# Simultaneous Estimation of Rewards and Dynamics

## Motivation and Problem Statement

Imitation learning approaches based on Inverse Reinforcement Learning (IRL) estimate a reward function that explains the observed behavior of an expert. Hence, IRL allows to learn behavioral models, which can either be used to teach new tasks or to predict an agent’s behavior. Since the agent's behavior originates in its policy and Markov Decision Process (MDP) policies depend on stochastic system dynamics as well as the reward function, the solution of the inverse problem is significantly influenced by both. As a consequence, extending IRL approaches by simultaneously learning the environments dynamics improves the quality of the reward as well as transition model estimates.

The capabilities of autonomous systems are constantly improving, which allows them to be applied in more and more complex environments. For example, an autonomous vehicle must be able to correctly predict the behavior of all agents in its immediate environment (e.g. pedestrians, cars, …) to decide what to do next, taking into consideration the influence of own decision on future situations. At the same time, we want an autonomous car to behave according to the desires of the consumer. Both, the prediction of other agent’s behavior and the prediction of the desired behavior, are challenges which can be solved through Learning from Demonstration (LfD) [2].

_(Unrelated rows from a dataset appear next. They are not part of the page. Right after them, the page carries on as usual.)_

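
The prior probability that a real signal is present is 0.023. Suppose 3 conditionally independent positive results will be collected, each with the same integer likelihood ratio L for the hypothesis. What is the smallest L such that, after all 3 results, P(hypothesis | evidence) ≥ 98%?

Prior odds = 0.023/0.977 = 23/977.
Target odds = 0.98/0.02 = 49.
Need L³ ≥ 49 ÷ (23/977) = 47873/23.
12³ = 1728 < 47873/23 ≤ 2197 = 13³, so L = 13.

13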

As the model-based IRL [6,9,10] approaches need to repeatedly solve the reinforcement learning problem as part of solving the IRL problem, they typically require an accurate model of the system's dynamics. Most IRL approaches assume that an MDP model, including the dynamics, is either given or can be estimated well enough from demonstrations. However, as the observations are the result of an expert's policy, they only provide demonstrations of desired, goal-directed behavior. As a consequence, a large area of the state and action space is rarely or never observed. Therefore, it is often not possible to estimate an accurate transition model directly from expert demonstrations. Model-free approaches [1,4] typically require either sufficient samples of the system's dynamics to accurately learn the reward function, access to the environment, or a simulator to generate additional data. However, in many applications these pre-conditions are not met: realistic simulators often do not exist, neither is it possible to query the environment. As such, current model-free IRL approaches either don't consider rewards or transitions of unobserved states and actions, or tend to suffer from wrong generalizations due the use of heuristics.

## Proposed Solution

We argue that simultaneously optimizing both, the likelihood of the demonstrations with respect to the reward function and the dynamics of the MDP, can improve the accuracy of the estimates and with it the resulting policy. Even though many transitions have never been observed, they can to some degree be inferred by taking into account that the data has been generated by an expert's policy. Since the expert's policy is the result of both his reward function and his belief about the system's dynamics, the frequency of state-action pairs in the data carries information about the expert's objective (see Figure 1).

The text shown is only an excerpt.